La collecte des idées directrices représente 5% du temps de réalisation, mais en constitue bien 95% de l’essence. Prendre des notes, noter TOUTES nos idées, une à trois heures par semaine, fractionnées en petites fulgurances suffisent à poser les bases d’un empire créatif. La réalisation viendra en son temps. Elle est affaire de patience. Elle est affaire de lâcher prise, de s’immerger dans l’acte créatif, même quand il est monotone, que l’aboutissement peine à pointer le bout de son nez. C’est cette monotonie même, cette patience qui nous apportera nos vraies joies créatives. Savoir alterner les projets au gré des envies, mais ne pas tuer tous ses enfants. Se consacrer au métier, remettre de côté, archiver, relire ses notes, maturer, fusionner, transformer les projets, revenir à l’ouvrage, encore et encore.
Cette lenteur est la beauté et la vérité du métier.

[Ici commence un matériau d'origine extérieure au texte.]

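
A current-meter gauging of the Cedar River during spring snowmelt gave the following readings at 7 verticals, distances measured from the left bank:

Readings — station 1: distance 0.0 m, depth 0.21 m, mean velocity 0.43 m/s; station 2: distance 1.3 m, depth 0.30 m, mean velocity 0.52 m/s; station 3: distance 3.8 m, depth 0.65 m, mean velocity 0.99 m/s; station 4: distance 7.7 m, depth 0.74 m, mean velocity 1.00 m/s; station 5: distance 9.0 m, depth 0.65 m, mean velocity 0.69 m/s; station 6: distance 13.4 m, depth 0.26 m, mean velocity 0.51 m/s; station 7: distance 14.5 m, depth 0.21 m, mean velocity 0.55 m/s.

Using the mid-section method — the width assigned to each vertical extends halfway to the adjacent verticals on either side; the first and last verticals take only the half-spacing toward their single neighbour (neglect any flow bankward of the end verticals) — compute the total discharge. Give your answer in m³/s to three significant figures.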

Difficile de cerner le « bon moment » pour passer à la réalisation d’une idée, il y a toujours une part d’irrationnel dans la décision. Parfois, une idée peut se présenter « toute prête », elle est parfaite et sa réalisation s’impose comme une évidence, voire une urgence. D’autres idées sont plus complexes, elles ont besoin de mûrir, et, va savoir pourquoi, ça se sent. En tout cas, c’est ce qui m’arrive et j’ai mis du temps à me rendre compte de ça, le coup du « bon moment ». Cela m’a permis de relativiser ma frustration devant la lenteur de ma progression !
J’aimeJ’aime
C’est sans doute pour cela qu’on ne peut pas employer une des deux approches systématiquement. C’est important de suivre son cœur.